Et les réseaux sociaux ? La génération Y a eu, adolescente, ses blogs qui réunissaient autour de photos ou d’articles courts, une communauté : classe, bande d’amis … Facebook a pris la suite, pour exposer sa vie au monde, enfin “au monde”, avec le partage de photos, la possibilité d’exprimer ses humeurs à travers les émoticônes… Les blogs et réseaux sociaux constituent un territoire infini, indéfini et sans limite : la diffusion se fait en quelques clics, pour le meilleur comme pour le pire.

Sur la toile, de nombreuses vedettes ont acquis leur célébrité pour des critères plus ou moins valables ; de nombreux sportifs amateurs, blogueurs, photographes du dimanche, modeux passionnés prodiguent leurs conseils sur Youtube ou Instagram. Dès lors qu’une personne obtient un certain nombre de suiveurs, elle devient un atout pour les marques qui la contactent afin qu’elle promotionne ses produits l’air de rien, par des clichés représentant un objet de telle ou telle collection…

Une phrase de 140 signes exprime un état d’âme, une envie, une réflexion momentanée. En mai 2013, Twitter réunissait 7 millions d’adeptes, en mai 2015, 117 millions. Jack Dorsey, le créateur de la plateforme en souligne la vocation : « rapprocher les gens en exposant les petits détails de la vie dont nous ne parlons pas nécessairement parce que nous pensons qu’ils sont sans importance. Quelque chose comme prendre son petit déjeuner, quelque chose que nous faisons tous, mais dont nous pas nécessairement aux autres parce que nous savons que nous le faisons tous. »

Facebook réunit 1,49 milliard de profils mensuels actifs dans le monde, 4,75 milliards de contenus partagés et 350 millions de photos ajoutées quotidiennement.

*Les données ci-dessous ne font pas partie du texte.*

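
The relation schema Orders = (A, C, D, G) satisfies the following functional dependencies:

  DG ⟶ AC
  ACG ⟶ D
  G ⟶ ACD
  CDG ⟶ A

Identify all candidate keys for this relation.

{G}

Attribute G never appears on the right-hand side of any dependency, so G must belong to every candidate key.
{G}⁺ = {A, C, D, G}, which is all of the schema, so {G} is the only candidate key.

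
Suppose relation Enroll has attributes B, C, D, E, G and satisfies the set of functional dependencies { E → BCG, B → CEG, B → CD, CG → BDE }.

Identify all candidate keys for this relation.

{B}⁺: B→CEG adds C, E, G; B→CD adds D → {B, C, D, E, G}.
{E}⁺: E→BCG adds B, C, G; B→CD adds D → {B, C, D, E, G}.
{C, G}⁺: CG→BDE adds B, D, E → {B, C, D, E, G}. Minimal: {G}⁺ = {G}; {C}⁺ = {C} — none reach the full schema.
Any other superkey contains one of these as a subset, so there are no further candidate keys.

(B), (E), (C, G)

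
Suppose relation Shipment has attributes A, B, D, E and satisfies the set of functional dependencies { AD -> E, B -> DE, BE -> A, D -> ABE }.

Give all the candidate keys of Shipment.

{B}⁺: B→DE adds D, E; BE→A adds A → {A, B, D, E}.
{D}⁺: D→ABE adds A, B, E → {A, B, D, E}.

{B}, {D}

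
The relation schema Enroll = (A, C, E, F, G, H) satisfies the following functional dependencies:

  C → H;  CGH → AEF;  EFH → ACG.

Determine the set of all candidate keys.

{C, G}; {C, E, F}; {E, F, H}

{C, G}⁺: C→H adds H; CGH→AEF adds A, E, F → {A, C, E, F, G, H}. Minimal: {G}⁺ = {G}; {C}⁺ = {C, H} — none reach the full schema.
{C, E, F}⁺: C→H adds H; EFH→ACG adds A, G → {A, C, E, F, G, H}. Minimal: {E, F}⁺ = {E, F}; {C, F}⁺ = {C, F, H}; {C, E}⁺ = {C, E, H} — none reach the full schema.
{E, F, H}⁺: EFH→ACG adds A, C, G → {A, C, E, F, G, H}. Minimal: {F, H}⁺ = {F, H}; {E, H}⁺ = {E, H}; {E, F}⁺ = {E, F} — none reach the full schema.
Any other superkey contains one of these as a subset, so there are no further candidate keys.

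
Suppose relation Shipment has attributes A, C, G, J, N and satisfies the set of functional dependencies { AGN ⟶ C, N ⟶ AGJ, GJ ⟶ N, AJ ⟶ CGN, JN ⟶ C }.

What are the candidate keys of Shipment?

{N}⁺: N→AGJ adds A, G, J; AJ→CGN adds C → {A, C, G, J, N}.
{A, J}⁺: AJ→CGN adds C, G, N → {A, C, G, J, N}.
{G, J}⁺: GJ→N adds N; JN→C adds C; N→AGJ adds A → {A, C, G, J, N}.

(N); (A, J); (G, J)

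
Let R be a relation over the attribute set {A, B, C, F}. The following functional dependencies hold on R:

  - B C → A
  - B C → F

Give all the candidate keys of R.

(B, C)

Attributes B, C never appear on any right-hand side, so every candidate key must contain {B, C}.
{B, C}⁺ = {A, B, C, F}, which is all of the schema, so {B, C} is the only candidate key.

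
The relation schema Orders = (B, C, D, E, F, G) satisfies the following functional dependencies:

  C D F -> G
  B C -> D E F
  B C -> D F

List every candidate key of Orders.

{B, C}⁺: BC→DEF adds D, E, F; CDF→G adds G → {B, C, D, E, F, G}. Minimal: {C}⁺ = {C}; {B}⁺ = {B} — none reach the full schema.

{B, C}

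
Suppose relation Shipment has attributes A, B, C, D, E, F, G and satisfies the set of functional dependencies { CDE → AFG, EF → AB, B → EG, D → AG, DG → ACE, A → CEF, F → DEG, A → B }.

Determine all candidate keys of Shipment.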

Questionner les réseaux par l’art

L’artiste et designer Nicolas Sordello et l’artiste Lucile Haute expérimentent un projet qui se définit ainsi 1 : « Du 17 avril 2010 au 13 septembre 2011, (ils) tiennent un journal visuel sur Facebook. Chaque jour, à tour de rôle, ils postent une image carrée et avec la date du jour. L’image de la veille est supprimée. L’adresse directe de l’image du jour est publiée sur le pro l et ouverte aux commentaires. Pendant une durée variable, l’image supprimée reste accessible sur les serveurs de Facebook. Sur le mur de Image Fantôme, les mots restent tandis que les images disparaissent. Elles sont par la suite archivées sur imagefantome.fr »

Par cela, ils interpellent sur le sujet de ce que nous prenons en photo, mais aussi principalement sur cette façon que Facebook a de garder les informations, même si nous les supprimons. Les réseaux gardent effectivement trace de nos faits, gestes et images sur la toile, qui sont autant d’indices donnés sur nos goûts et nos aspirations et finissent notamment dans les fichiers marketing des entreprises qui nous vendent leur produit de toute sorte.

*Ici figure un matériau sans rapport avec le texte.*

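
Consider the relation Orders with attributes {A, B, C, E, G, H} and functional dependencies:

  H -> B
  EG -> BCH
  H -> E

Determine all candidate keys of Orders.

AEG, AGH

Attributes A, G never appear on any right-hand side, so every candidate key must contain {A, G}.
{A, G}⁺ = {A, G}, which is not all of the schema, so we must add further attributes.
{A, E, G}⁺: EG→BCH adds B, C, H → {A, B, C, E, G, H}. Minimal: {E, G}⁺ = {B, C, E, G, H}; {A, G}⁺ = {A, G}; {A, E}⁺ = {A, E} — none reach the full schema.
{A, G, H}⁺: H→B adds B; H→E adds E; EG→BCH adds C → {A, B, C, E, G, H}. Minimal: {G, H}⁺ = {B, C, E, G, H}; {A, H}⁺ = {A, B, E, H}; {A, G}⁺ = {A, G} — none reach the full schema.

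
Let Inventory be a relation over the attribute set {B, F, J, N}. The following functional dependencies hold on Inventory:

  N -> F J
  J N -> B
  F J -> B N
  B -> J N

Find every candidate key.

{B}; {N}; {F, J}

{B}⁺: B→JN adds J, N; N→FJ adds F → {B, F, J, N}.
{N}⁺: N→FJ adds F, J; JN→B adds B → {B, F, J, N}.
{F, J}⁺: FJ→BN adds B, N → {B, F, J, N}. Minimal: {J}⁺ = {J}; {F}⁺ = {F} — none reach the full schema.
Any other superkey contains one of these as a subset, so there are no further candidate keys.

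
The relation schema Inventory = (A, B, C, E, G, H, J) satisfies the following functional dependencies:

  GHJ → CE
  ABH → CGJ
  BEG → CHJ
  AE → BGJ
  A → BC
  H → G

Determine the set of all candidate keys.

{A, E}, {A, H}

Attribute A never appears on the right-hand side of any dependency, so A must belong to every candidate key.
{A}⁺ = {A, B, C}, which is not all of the schema, so we must add further attributes.
{A, E}⁺: AE→BGJ adds B, G, J; A→BC adds C; BEG→CHJ adds H → {A, B, C, E, G, H, J}. Minimal: {E}⁺ = {E}; {A}⁺ = {A, B, C} — none reach the full schema.
{A, H}⁺: A→BC adds B, C; H→G adds G; ABH→CGJ adds J; GHJ→CE adds E → {A, B, C, E, G, H, J}. Minimal: {H}⁺ = {G, H}; {A}⁺ = {A, B, C} — none reach the full schema.
Any other superkey contains one of these as a subset, so there are no further candidate keys.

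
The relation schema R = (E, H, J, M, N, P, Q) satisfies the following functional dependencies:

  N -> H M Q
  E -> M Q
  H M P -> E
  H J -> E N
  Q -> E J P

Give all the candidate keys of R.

{N}⁺: N→HMQ adds H, M, Q; Q→EJP adds E, J, P → {E, H, J, M, N, P, Q}.
{E, H}⁺: E→MQ adds M, Q; Q→EJP adds J, P; HJ→EN adds N → {E, H, J, M, N, P, Q}.
{H, J}⁺: HJ→EN adds E, N; N→HMQ adds M, Q; Q→EJP adds P → {E, H, J, M, N, P, Q}.
{H, Q}⁺: Q→EJP adds E, J, P; E→MQ adds M; HJ→EN adds N → {E, H, J, M, N, P, Q}.
{H, M, P}⁺: HMP→E adds E; E→MQ adds Q; Q→EJP adds J; HJ→EN adds N → {E, H, J, M, N, P, Q}.
Any other superkey contains one of these as a subset, so there are no further candidate keys.

{N}, {E, H}, {H, J}, {H, Q}, {H, M, P}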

Comme le recommandait Warhol, Hela Lamine espionne

À partir des informations, statuts, informations dé géolocalisation et 333 photographies publiques du compte de Samantha C, une jeune américaine, l’artiste Hela Lamine dessine : l’anniversaire de celle-ci, les soirées où elle est allée … La jeune artiste a présenté son travail lors d’une exposition à Tunis en 2015 : La Vie non-secrète de Samantha.C.

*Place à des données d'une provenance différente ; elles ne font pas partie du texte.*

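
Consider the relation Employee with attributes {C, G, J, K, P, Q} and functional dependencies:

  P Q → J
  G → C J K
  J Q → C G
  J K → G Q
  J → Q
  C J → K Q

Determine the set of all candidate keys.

{G, P}⁺: G→CJK adds C, J, K; JK→GQ adds Q → {C, G, J, K, P, Q}. Minimal: {P}⁺ = {P}; {G}⁺ = {C, G, J, K, Q} — none reach the full schema.
{J, P}⁺: J→Q adds Q; JQ→CG adds C, G; CJ→KQ adds K → {C, G, J, K, P, Q}. Minimal: {P}⁺ = {P}; {J}⁺ = {C, G, J, K, Q} — none reach the full schema.
{P, Q}⁺: PQ→J adds J; JQ→CG adds C, G; CJ→KQ adds K → {C, G, J, K, P, Q}. Minimal: {Q}⁺ = {Q}; {P}⁺ = {P} — none reach the full schema.
Any other superkey contains one of these as a subset, so there are no further candidate keys.

(G, P), (J, P), (P, Q)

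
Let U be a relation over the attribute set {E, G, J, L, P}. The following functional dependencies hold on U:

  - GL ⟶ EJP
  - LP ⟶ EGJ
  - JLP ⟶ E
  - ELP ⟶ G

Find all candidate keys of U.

Attribute L never appears on the right-hand side of any dependency, so L must belong to every candidate key.
{L}⁺ = {L}, which is not all of the schema, so we must add further attributes.
{G, L}⁺: GL→EJP adds E, J, P → {E, G, J, L, P}. Minimal: {L}⁺ = {L}; {G}⁺ = {G} — none reach the full schema.
{L, P}⁺: LP→EGJ adds E, G, J → {E, G, J, L, P}. Minimal: {P}⁺ = {P}; {L}⁺ = {L} — none reach the full schema.
Any other superkey contains one of these as a subset, so there are no further candidate keys.

GL, LP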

Elle contacte finalement Samantha C, sa source d’inspiration pour lui exposer son projet 2 :

« 21 Oct. 20:00 Bonjour Samantha, Je m’appelle Hela Lamine […] Je travaille depuis quelque temps sur les réseaux sociaux, et c’est ce qui m’a amené aujourd’hui à t’envoyer ce message. Il se trouve que tu ne me connais pas, car on n’est pas amies sur Facebook, mais moi, je te connais à travers tes publications partagées sur le réseau. Je tiens à te rassurer qu’il ne s’agit pas d’une blague de mauvais goût, mais d’un projet artistique longuement réfléchi, qui a pour sujet principal la libre circulation des données personnelles sur les réseaux, et ce, en prenant l’exemple de ton profil. Sache que j’ai choisi ton profil au hasard, et j’ai travaillé dessus durant un an et demi pour mon projet d’exposition personnelle […] Je te rassure que ton anonymat restera préservé. Je pourrai t’expliquer davantage tout ceci en conférence Skype. Est-ce que ça t’arrangerait le samedi 31 octobre à 10h du matin, heure de *****. À samedi j’espère… Amicalement, Hela Lamine »

Hela Lamine commente 3 : « Cette vie qu’on alimente sur Facebook est-elle en déphasage avec la réalité ? Il y a ici la question de l’identité finalement. On vit avec une certaine image de ce que l’on est dans la vie et une image que l’on veut montrer aux autres dans les réseaux sociaux. »

Mick Jagger — John Lennon — Andy Warhol — Yoko Ono — Grace Jones …

« En photographiant son quotidien, Andy Warhol a-t-il prophétisé Instagram ? 4 »

Via son Polaroid, Warhol a multiplié les clichés, de touts et de riens, véritable documentaliste de sa propre vie.

« La photo me permet de me rappeler où j’étais à chaque minute. C’est pourquoi je prends des photos. C’est un journal visuel » -explique l’artiste.

Parmi cette multitude de Polaroids, des autoportraits dans des miroirs, précurseurs peut être de nos selfies — suppose Jacques Braunstein 5, des images des Pop artistes et stars ( g. avec entre autres Mick Jagger, John Lennon, Yoko Ono) à laquelle viennent s’ajouter à partir de la fin des années 60 la bande de la Factory et tout ceux, parfois inconnus, qui la fréquentaient.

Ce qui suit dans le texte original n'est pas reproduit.